Three women have previously sworn in presidents and vice presidents: Judge Sarah T. Hughes swore in President Johnson in 1963; Justice Sandra Day O'Connor swore in Vice President Dan Quayle in 1989; and Justice Ruth Bader Ginsburg swore in Vice President Al Gore in 1997, according to the White House.
Biden used his family Bible for today's ceremony, a 5-inch-thick tome featuring a Celtic cross on the cover. It has been in the Biden family since 1893. He used it each time he was sworn in as a senator and when he was sworn in as vice president in 2009. His son Beau used it when he was sworn in as Delaware's attorney general.

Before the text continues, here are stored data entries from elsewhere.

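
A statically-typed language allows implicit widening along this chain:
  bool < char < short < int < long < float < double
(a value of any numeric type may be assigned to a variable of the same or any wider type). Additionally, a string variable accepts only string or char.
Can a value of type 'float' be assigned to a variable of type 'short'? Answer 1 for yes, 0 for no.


Target variable type: short
Source value type: float
Numeric ranks: float=5, short=2
Widening allowed iff rank(source) <= rank(target): 5 <= 2? No
Result: 0

0


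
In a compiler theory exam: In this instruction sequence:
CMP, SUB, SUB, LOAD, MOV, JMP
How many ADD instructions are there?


Scanning instruction sequence for ADD:
  Position 1: CMP
  Position 2: SUB
  Position 3: SUB
  Position 4: LOAD
  Position 5: MOV
  Position 6: JMP
Matches at positions: []
Total ADD count: 0

0


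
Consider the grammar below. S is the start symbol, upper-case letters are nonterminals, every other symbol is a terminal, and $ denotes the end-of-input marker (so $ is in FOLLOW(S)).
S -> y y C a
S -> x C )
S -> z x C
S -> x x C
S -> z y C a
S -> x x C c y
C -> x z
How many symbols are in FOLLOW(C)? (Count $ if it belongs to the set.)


S is the start symbol and does not occur in any rule body, so FOLLOW(S) = {$}.
Examining every occurrence of C in a rule body:
  S -> y y C a : C is followed by terminal 'a' -> add 'a'
  S -> x C ) : C is followed by terminal ')' -> add ')'
  S -> z x C : C is at the right end -> add FOLLOW(S) = {$}
  S -> x x C : C is at the right end -> add FOLLOW(S) = {$} (already in the set)
  S -> z y C a : C is followed by terminal 'a' -> add 'a' (already in the set)
  S -> x x C c y : C is followed by terminal 'c' -> add 'c'
  C -> x z : C does not occur in the body -> contributes nothing
FOLLOW(C) = {), a, c, $}
Count: 4

4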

Obama is the seventh president or president-elect to have Inauguration Day fall on a Sunday, and is following the path of predecessors who held a private oath-taking on the constitutionally prescribed Jan. 20 date.
Meanwhile, the Obama campaign hosted a "legacy conference" with supporters and campaign volunteers in Washington on Sunday to discuss the future about the campaign operation they've built. The president's campaign built an impressive online and data operation. On the agenda are conversations about organizing, the budget crisis and gun violence among other issues.

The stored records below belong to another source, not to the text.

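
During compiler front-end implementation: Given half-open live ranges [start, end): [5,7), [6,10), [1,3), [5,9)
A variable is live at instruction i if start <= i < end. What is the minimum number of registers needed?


Live ranges:
  Var0: [5, 7)
  Var1: [6, 10)
  Var2: [1, 3)
  Var3: [5, 9)
Sweep-line events (position, delta, active):
  pos=1 start -> active=1
  pos=3 end -> active=0
  pos=5 start -> active=1
  pos=5 start -> active=2
  pos=6 start -> active=3
  pos=7 end -> active=2
  pos=9 end -> active=1
  pos=10 end -> active=0
Maximum simultaneous active: 3
Minimum registers needed: 3

3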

On Sunday morning, Obama and his family attended services at the historic Metropolitan African Methodist Episcopal Church. In his sermon, the Rev. Ronald Braxton gave a nod to Obama's reelection effort. His sermon ended with a rousing call-and-response in which the congregants repeated "forward," a theme the president and his team used on the campaign trail.
With his swearing-in, Obama officially begins his second term, but the president will deliver his big speech on Monday during the inaugural festivities.
White House senior adviser David Plouffe told Fox News that Obama's inaugural address will be more thematic and offer a call for national unity, while he will use the State of Union to spotlight the details of his second-term political agenda.
But Plouffe said the president's speech will emphasize one point "very strongly."
"People here in Washington need to seek common ground," Plouffe said.